Para a jurista, compete às instituições do Estado analisar os documentos apresentados pelas partes e garantir que qualquer decisão seja tomada dentro dos procedimentos legais.
“O cidadão tem o direito de prestar declarações quando lhe recai uma determinada acusação e, a partir dessas declarações, obter do Estado uma decisão razoável e concisa”, defendeu.
Marta Quituco adianta que a defesa pretende solicitar esclarecimentos junto do órgão que terá emitido o mandado, para verificar a existência do processo e aferir a legalidade da apreensão.
“Iremos aferir junto do órgão competente a legalidade deste mandado, a existência ou não deste processo e, caso verifiquemos indícios de irregularidades e danos, vamos apurar responsabilidades e chamar à justiça quem for devido”, garantiu.

CASO AGUARDA ESCLARECIMENTOS
O litígio envolve um espaço de 3,5 hectares situado no bairro Kikuxi, município de Viana, cuja titularidade é reivindicada por Jorge Manuel Cssule, que apresenta direitos de superfície e outros documentos que, segundo afirma, foram emitidos pelo Estado.
O proprietário contesta a alegada titularidade de terceiros sobre o terreno e questiona os fundamentos que terão levado à apreensão do imóvel.

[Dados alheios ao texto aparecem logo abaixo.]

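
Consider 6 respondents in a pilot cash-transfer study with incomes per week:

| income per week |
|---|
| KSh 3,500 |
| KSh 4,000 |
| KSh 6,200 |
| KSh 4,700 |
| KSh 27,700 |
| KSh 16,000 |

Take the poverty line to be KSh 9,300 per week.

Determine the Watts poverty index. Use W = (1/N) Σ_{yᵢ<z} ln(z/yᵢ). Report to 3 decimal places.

Incomes under z: KSh 3,500, KSh 4,000, KSh 4,700, KSh 6,200 (q = 4 of N = 6).
Log shortfalls: ln(9300/3500) = 0.9773; ln(9300/4000) = 0.8437; ln(9300/4700) = 0.6825; ln(9300/6200) = 0.4055.
W = 2.908888 / 6 = 0.485.

0.485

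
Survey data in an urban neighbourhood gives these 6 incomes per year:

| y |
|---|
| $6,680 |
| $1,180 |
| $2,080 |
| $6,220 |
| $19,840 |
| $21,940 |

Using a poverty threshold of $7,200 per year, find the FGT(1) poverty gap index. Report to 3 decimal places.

Below z: $1,180, $2,080, $6,220, $6,680 (q = 4 of N = 6).
Gap ratios (z−y)/z: (7200−1180)/7200 = 0.8361; (7200−2080)/7200 = 0.7111; (7200−6220)/7200 = 0.1361; (7200−6680)/7200 = 0.0722.
Sum of shortfalls = 1.755556; P₁ averages over all N: 1.755556 / 6 = 0.293.

0.293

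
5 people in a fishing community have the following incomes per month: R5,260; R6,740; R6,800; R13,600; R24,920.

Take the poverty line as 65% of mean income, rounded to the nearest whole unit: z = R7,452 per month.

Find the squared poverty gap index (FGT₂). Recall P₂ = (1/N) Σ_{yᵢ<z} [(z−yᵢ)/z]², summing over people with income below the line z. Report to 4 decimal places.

Below z: R5,260, R6,740, R6,800 (q = 3 of N = 5).
Shortfall ratios: (7452−5260)/7452 = 0.2941; (7452−6740)/7452 = 0.0955; (7452−6800)/7452 = 0.0875.
Squared: 0.0865; 0.0091; 0.0077.
Sum = 0.103308; P₂ = 0.103308 / 5 = 0.0207.

0.0207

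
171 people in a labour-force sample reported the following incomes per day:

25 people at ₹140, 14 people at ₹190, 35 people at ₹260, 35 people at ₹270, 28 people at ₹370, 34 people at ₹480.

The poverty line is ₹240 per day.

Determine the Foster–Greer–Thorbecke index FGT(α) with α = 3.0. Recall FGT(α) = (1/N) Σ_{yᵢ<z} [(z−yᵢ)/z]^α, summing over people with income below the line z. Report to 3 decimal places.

0.011

Below z: 25×₹140, 14×₹190 (q = 39 of N = 171).
Normalized shortfalls: (240−140)/240 = 0.4167 (×25); (240−190)/240 = 0.2083 (×14).
Raised to α = 3.0: 0.07234 (×25); 0.00904 (×14).
Sum = 1.935041; FGT(3.0) = 1.935041 / 171 = 0.011.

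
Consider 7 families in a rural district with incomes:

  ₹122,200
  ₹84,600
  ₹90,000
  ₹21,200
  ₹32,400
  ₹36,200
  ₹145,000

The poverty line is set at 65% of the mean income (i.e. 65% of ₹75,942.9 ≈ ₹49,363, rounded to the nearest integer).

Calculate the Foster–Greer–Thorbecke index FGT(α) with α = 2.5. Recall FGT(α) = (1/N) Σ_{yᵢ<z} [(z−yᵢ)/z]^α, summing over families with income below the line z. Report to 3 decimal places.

Below z: ₹21,200, ₹32,400, ₹36,200 (q = 3 of N = 7).
Shortfall ratios: (49363−21200)/49363 = 0.5705; (49363−32400)/49363 = 0.3436; (49363−36200)/49363 = 0.2667.
Raised to α = 2.5: 0.24586; 0.06922; 0.03672.
Sum = 0.351805; FGT(2.5) = 0.351805 / 7 = 0.050.

0.050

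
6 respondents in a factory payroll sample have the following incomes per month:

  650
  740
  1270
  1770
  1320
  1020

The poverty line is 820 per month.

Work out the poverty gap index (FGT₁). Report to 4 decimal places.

0.0508

Below z: 650, 740 (q = 2 of N = 6).
Normalized shortfalls: (820−650)/820 = 0.2073; (820−740)/820 = 0.0976.
Sum of shortfalls = 0.304878; P₁ averages over all N: 0.304878 / 6 = 0.0508.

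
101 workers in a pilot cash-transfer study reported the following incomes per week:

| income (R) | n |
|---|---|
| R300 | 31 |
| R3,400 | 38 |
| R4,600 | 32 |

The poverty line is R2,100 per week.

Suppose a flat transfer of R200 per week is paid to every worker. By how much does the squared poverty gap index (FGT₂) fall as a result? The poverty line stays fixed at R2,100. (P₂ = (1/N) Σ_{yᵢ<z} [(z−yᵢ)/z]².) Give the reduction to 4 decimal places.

0.0473

Before: below the line — 31×R300; squared poverty gap index (FGT₂) = 0.225500.
After the R200 transfer: below the line — 31×R500; squared poverty gap index (FGT₂) = 0.178173.
Reduction = 0.225500 − 0.178173 = 0.0473.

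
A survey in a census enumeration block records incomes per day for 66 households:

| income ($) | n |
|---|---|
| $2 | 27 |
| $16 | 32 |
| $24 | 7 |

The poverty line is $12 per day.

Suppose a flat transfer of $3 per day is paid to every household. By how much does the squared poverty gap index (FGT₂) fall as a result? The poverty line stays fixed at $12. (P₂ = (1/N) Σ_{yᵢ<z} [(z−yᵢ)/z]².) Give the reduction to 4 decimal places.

0.1449

Before: below the line — 27×$2; squared poverty gap index (FGT₂) = 0.284091.
After the $3 transfer: below the line — 27×$5; squared poverty gap index (FGT₂) = 0.139205.
Reduction = 0.284091 − 0.139205 = 0.1449.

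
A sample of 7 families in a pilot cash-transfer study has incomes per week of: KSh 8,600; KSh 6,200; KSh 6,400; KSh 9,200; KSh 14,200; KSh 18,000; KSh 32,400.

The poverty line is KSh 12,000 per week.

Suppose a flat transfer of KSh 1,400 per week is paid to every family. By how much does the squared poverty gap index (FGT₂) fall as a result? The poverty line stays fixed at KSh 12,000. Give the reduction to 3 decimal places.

0.041

Before: below the line — KSh 6,200, KSh 6,400, KSh 8,600, KSh 9,200; squared poverty gap index (FGT₂) = 0.08373.
After the KSh 1,400 transfer: below the line — KSh 7,600, KSh 7,800, KSh 10,000, KSh 10,600; squared poverty gap index (FGT₂) = 0.04262.
Reduction = 0.08373 − 0.04262 = 0.041.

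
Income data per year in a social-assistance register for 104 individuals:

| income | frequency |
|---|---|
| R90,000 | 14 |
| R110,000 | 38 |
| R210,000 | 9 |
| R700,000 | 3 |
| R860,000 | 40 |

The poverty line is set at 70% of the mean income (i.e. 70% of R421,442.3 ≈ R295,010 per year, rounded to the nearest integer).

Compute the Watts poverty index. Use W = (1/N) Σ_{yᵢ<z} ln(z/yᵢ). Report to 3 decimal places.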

Até ao momento, não foi apresentada, nesta reportagem, a posição da Procuradoria-Geral da República, do Serviço de Investigação Criminal ou da Administração Municipal de Viana sobre as acusações formuladas por Jorge Manuel Cassule.
O esclarecimento sobre a legalidade da apreensão, a validade dos documentos apresentados e a titularidade do espaço caberá às entidades competentes, no âmbito dos procedimentos legais aplicáveis.
Enquanto o conflito permanece sem uma solução conhecida, Jorge Manuel Cassule insiste na validade dos documentos que possui e afirma que continuará a defender judicialmente o que considera ser o seu direito de propriedade sobre o terreno localizado em Kikuxi, Luanda Sul.